Butanol, which can be mixed with gasoline or used for other purposes, could be made from a variety of plant matter, ranging from corn waste to wood to switchgrass.
Seeking drug solution
Legislative efforts to stem synthetic drug sales the past few years have not kept up with the industry, Duluth law enforcement and medical experts told a House committee Wednesday.
“We easily have five to 10 patients a day,” St. Luke’s emergency room doctor Scott Wolff said.
He told of one patient who “got angry at his teeth and he pulled out his incisors.” When he came down from his high, the doctor said, the man was pleasant and “he wished he had his teeth.”
Duluth Police Chief Gordon Ramsay said he keeps track of the issue statewide, and “we are not aware of a successful prosecution” from new laws to make synthetic drugs illegal.
Rep. Erik Simonson, DFL-Duluth, said he is not ready to introduce a bill to deal with the subject, but “clearly, this is a big problem for my community. But this is a big problem for the entire state. … We need to figure out what we can do.”
The issue is not new to lawmakers. In recent years, they have passed bills aimed at allowing state officials to respond quickly to the rapidly changing synthetic drug industry.
Makers of the new-form drugs frequently change their composition so the chemicals remain legal.
“The drugs are advertised as being safe and legal,” Wolff said. “It is obvious to my partners and I that they are not.”
Second Amendment affirmed
As Minnesota lawmakers debate whether to increase government gun control, the Supreme Court ruled in a case that the state can prohibit felons from owning guns.
The state high court declared the gun possession right given by the U.S. Constitution’s Second Amendment is “not unlimited.”
“Specifically, the right to possess a firearm does not extend to ‘any weapon whatsoever in any manner,’” the court ruled in a case involving a felon who had a firearm.

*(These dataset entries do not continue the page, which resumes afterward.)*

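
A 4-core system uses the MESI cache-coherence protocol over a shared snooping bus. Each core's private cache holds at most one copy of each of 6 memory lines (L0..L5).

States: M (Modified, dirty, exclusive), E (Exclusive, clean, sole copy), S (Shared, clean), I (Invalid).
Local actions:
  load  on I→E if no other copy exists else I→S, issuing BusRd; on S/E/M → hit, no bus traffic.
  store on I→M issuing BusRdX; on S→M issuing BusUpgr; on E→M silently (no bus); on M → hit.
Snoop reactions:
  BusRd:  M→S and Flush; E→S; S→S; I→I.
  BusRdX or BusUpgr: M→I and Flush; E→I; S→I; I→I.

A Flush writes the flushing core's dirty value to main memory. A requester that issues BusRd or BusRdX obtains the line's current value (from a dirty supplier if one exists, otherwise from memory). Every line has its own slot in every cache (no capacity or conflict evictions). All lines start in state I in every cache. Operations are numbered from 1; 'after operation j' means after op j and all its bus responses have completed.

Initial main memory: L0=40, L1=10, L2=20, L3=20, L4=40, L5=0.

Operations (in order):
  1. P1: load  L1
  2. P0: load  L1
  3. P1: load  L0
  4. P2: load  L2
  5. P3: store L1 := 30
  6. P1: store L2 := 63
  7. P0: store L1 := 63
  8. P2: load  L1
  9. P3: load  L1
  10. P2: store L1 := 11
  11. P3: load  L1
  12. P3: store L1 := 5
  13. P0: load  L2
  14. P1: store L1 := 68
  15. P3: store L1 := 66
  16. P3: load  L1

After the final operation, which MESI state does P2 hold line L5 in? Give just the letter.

[1] P1: load  L1 | P0:I, P1:E(10), P2:I, P3:I | bus: BusRd
[2] P0: load  L1 | P0:S(10), P1:S(10), P2:I, P3:I | bus: BusRd
[3] P1: load  L0 | P0:I, P1:E(40), P2:I, P3:I | bus: BusRd
[4] P2: load  L2 | P0:I, P1:I, P2:E(20), P3:I | bus: BusRd
[5] P3: store L1 := 30 | P0:I, P1:I, P2:I, P3:M(30) | bus: BusRdX
[6] P1: store L2 := 63 | P0:I, P1:M(63), P2:I, P3:I | bus: BusRdX
[7] P0: store L1 := 63 | P0:M(63), P1:I, P2:I, P3:I | bus: BusRdX,Flush
[8] P2: load  L1 | P0:S(63), P1:I, P2:S(63), P3:I | bus: BusRd,Flush
[9] P3: load  L1 | P0:S(63), P1:I, P2:S(63), P3:S(63) | bus: BusRd
[10] P2: store L1 := 11 | P0:I, P1:I, P2:M(11), P3:I | bus: BusUpgr
[11] P3: load  L1 | P0:I, P1:I, P2:S(11), P3:S(11) | bus: BusRd,Flush
[12] P3: store L1 := 5 | P0:I, P1:I, P2:I, P3:M(5) | bus: BusUpgr
[13] P0: load  L2 | P0:S(63), P1:S(63), P2:I, P3:I | bus: BusRd,Flush
[14] P1: store L1 := 68 | P0:I, P1:M(68), P2:I, P3:I | bus: BusRdX,Flush
[15] P3: store L1 := 66 | P0:I, P1:I, P2:I, P3:M(66) | bus: BusRdX,Flush
[16] P3: load  L1 | P0:I, P1:I, P2:I, P3:M(66) | bus: none

state = I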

Justices said the state law banning felons from having guns is constitutional.
Rural tax credits eyed
Democratic legislators are offering a bill to increase tax credits for greater Minnesota small businesses.
“This allows businesses to get credit for investing in new jobs,” Rep. Roger Erickson, DFL-Baudette, said. “We need to encourage businesses to make these investments because it will benefit every local community where this takes place. And for greater Minnesota, this is even more important.”
Racino request back
A bill giving Minnesota horse racing tracks permission to add slot machines has been introduced.
The long-running request is pushed by Running Aces harness track in the northern Twin Cities, but also would allow Canterbury Park in the southwest to have slots.
“It’s time for an up or down vote on this popular non-tax source of revenue,” Running Aces board member John Derus said. “The principle of fairness for harness racing and a facility that employs over 600 Minnesotans is real and we renew our call for an honest discussion on how slots at horse tracks can help the state.”
Canterbury last summer gave up its long-held quest for a so-called racino when it reached a deal with the nearby Shakopee Mdewakanton Sioux Community, which will pay the track millions of dollars to improve its purses.